The research fields of humanoid robots embody multiple aspects and disciplines from mechanical engineering up to artificial intelligence. The physical composition and appearance of humanoids differentiate them from the rest of the robots according to their application domain. The physical composition will ultimately allow the robots to uninvasively, properly and effectively interact and operate within human-centered environments. The integrated skills of sensing and acting endowed by reasoning and learning mechanism enables humanoid robots to perform advanced tasks in a flexible and adaptive manner.

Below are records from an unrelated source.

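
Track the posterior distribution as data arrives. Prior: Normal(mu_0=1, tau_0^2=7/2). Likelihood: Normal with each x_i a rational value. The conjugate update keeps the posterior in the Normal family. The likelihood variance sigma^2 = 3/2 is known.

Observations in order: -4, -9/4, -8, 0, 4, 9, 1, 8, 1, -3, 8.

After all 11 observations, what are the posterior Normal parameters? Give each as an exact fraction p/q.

obs 1: x=-4 → posterior Normal(-5/2, 21/20)
obs 2: x=-9/4 → posterior Normal(-163/68, 21/34)
obs 3: x=-8 → posterior Normal(-129/32, 7/16)
obs 4: x=0 → posterior Normal(-387/124, 21/62)
obs 5: x=4 → posterior Normal(-275/152, 21/76)
obs 6: x=9 → posterior Normal(-23/180, 7/30)
obs 7: x=1 → posterior Normal(5/208, 21/104)
obs 8: x=8 → posterior Normal(229/236, 21/118)
obs 9: x=1 → posterior Normal(257/264, 7/44)
obs 10: x=-3 → posterior Normal(173/292, 21/146)
obs 11: x=8 → posterior Normal(397/320, 21/160)

mu_0=397/320, tau_0^2=21/160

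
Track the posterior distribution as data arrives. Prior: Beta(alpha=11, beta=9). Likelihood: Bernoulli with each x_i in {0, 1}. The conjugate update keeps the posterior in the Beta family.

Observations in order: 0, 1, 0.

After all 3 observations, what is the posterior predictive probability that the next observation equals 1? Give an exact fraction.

obs 1: x=0 → posterior Beta(11, 10)
obs 2: x=1 → posterior Beta(12, 10)
obs 3: x=0 → posterior Beta(12, 11)

12/23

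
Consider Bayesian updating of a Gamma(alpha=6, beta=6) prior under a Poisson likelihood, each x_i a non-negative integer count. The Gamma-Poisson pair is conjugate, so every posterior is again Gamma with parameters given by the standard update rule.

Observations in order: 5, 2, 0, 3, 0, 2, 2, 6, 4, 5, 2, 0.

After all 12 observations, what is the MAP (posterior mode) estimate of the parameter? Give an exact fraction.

2

obs 1: x=5 → posterior Gamma(11, 7)
obs 2: x=2 → posterior Gamma(13, 8)
obs 3: x=0 → posterior Gamma(13, 9)
obs 4: x=3 → posterior Gamma(16, 10)
obs 5: x=0 → posterior Gamma(16, 11)
obs 6: x=2 → posterior Gamma(18, 12)
obs 7: x=2 → posterior Gamma(20, 13)
obs 8: x=6 → posterior Gamma(26, 14)
obs 9: x=4 → posterior Gamma(30, 15)
obs 10: x=5 → posterior Gamma(35, 16)
obs 11: x=2 → posterior Gamma(37, 17)
obs 12: x=0 → posterior Gamma(37, 18)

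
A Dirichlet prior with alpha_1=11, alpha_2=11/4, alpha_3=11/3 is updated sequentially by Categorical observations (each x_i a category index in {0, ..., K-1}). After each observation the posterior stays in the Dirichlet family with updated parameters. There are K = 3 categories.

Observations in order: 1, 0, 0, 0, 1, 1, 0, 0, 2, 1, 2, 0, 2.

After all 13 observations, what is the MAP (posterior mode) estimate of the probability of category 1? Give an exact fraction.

obs 1: x=1 → posterior Dirichlet(11, 15/4, 11/3)
obs 2: x=0 → posterior Dirichlet(12, 15/4, 11/3)
obs 3: x=0 → posterior Dirichlet(13, 15/4, 11/3)
obs 4: x=0 → posterior Dirichlet(14, 15/4, 11/3)
obs 5: x=1 → posterior Dirichlet(14, 19/4, 11/3)
obs 6: x=1 → posterior Dirichlet(14, 23/4, 11/3)
obs 7: x=0 → posterior Dirichlet(15, 23/4, 11/3)
obs 8: x=0 → posterior Dirichlet(16, 23/4, 11/3)
obs 9: x=2 → posterior Dirichlet(16, 23/4, 14/3)
obs 10: x=1 → posterior Dirichlet(16, 27/4, 14/3)
obs 11: x=2 → posterior Dirichlet(16, 27/4, 17/3)
obs 12: x=0 → posterior Dirichlet(17, 27/4, 17/3)
obs 13: x=2 → posterior Dirichlet(17, 27/4, 20/3)

69/329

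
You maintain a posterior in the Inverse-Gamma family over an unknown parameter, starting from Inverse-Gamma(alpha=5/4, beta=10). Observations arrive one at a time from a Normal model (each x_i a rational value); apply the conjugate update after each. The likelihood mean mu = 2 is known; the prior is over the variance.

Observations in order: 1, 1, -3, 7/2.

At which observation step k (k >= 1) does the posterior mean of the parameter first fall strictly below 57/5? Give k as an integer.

obs 1: x=1 → posterior Inverse-Gamma(7/4, 21/2)
obs 2: x=1 → posterior Inverse-Gamma(9/4, 11)
obs 3: x=-3 → posterior Inverse-Gamma(11/4, 47/2)
obs 4: x=7/2 → posterior Inverse-Gamma(13/4, 197/8)

k = 2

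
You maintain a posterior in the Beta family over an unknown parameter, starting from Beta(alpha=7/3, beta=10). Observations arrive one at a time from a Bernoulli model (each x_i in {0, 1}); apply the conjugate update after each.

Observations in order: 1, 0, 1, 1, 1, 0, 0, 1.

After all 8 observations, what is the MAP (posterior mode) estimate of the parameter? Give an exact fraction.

19/55

obs 1: x=1 → posterior Beta(10/3, 10)
obs 2: x=0 → posterior Beta(10/3, 11)
obs 3: x=1 → posterior Beta(13/3, 11)
obs 4: x=1 → posterior Beta(16/3, 11)
obs 5: x=1 → posterior Beta(19/3, 11)
obs 6: x=0 → posterior Beta(19/3, 12)
obs 7: x=0 → posterior Beta(19/3, 13)
obs 8: x=1 → posterior Beta(22/3, 13)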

The perception cycle bridges the real with the modeled world and it plays a fundamental role for humanoids. This cycle is responsible for the sensor management, their signals and the extraction of valuable information from raw-data up to symbolic instances of the modeled world. The endeavor of this visual perception cycle is to acquire and to track necessary signals and symbols in order to robustly, precisely and rapidly solve assertion queries arising either at the planning or reasoning layers. The fundamental perception capabilities are:
- Self-Localization: Acquire and track the position and orientation of the humanoid by means of active stereoscopic vision;
- Model-Based Global Localization
- Model and Appearance Based Dynamic Localization
- Environmental Status Assertion: Solve visual queries about the status of the environment throughout task execution;
- Pose Queries: 6D pose of environmental element
- Trajectory Queries: Propercetive and perceptive trajectory for dynamic transformations
The quality of these capabilities depends on real-time performance with a compelling robustness. The link from the world-model to the signals provided from the cameras represents the vision-to-model coupling, whereas its counterpart the model-to-vision coupling concerns with the inference and prospective anticipation mechanisms which allow the extraction of clues, priming models to bottom up information and profit from model-based segmentation. Both couplings act in conjunction in order to provide a visual space perception, i.e. an autonomous visual framework for real-time vision applications on humanoids. The necessary methods for such a framework do not only require novel active-vision methods and action-vision techniques, but they also formulate and conduct concrete concepts and implementation of essential cognitive aspects for a model-based humanoid vision system. The framework considers the whole execution cycle of complex tasks for a humanoid from the start-up global localization, where the vision-to-model coupling is acquired for the first time, followed by the dynamic localization where the 6D pose of the humanoid has to be tracked in order to ensure the updated vision-to-model coupling. Furthermore, the framework must be able to provide support for all modules which require information from the visual space, e.g. the global task planner, reasoning and learning mechanism.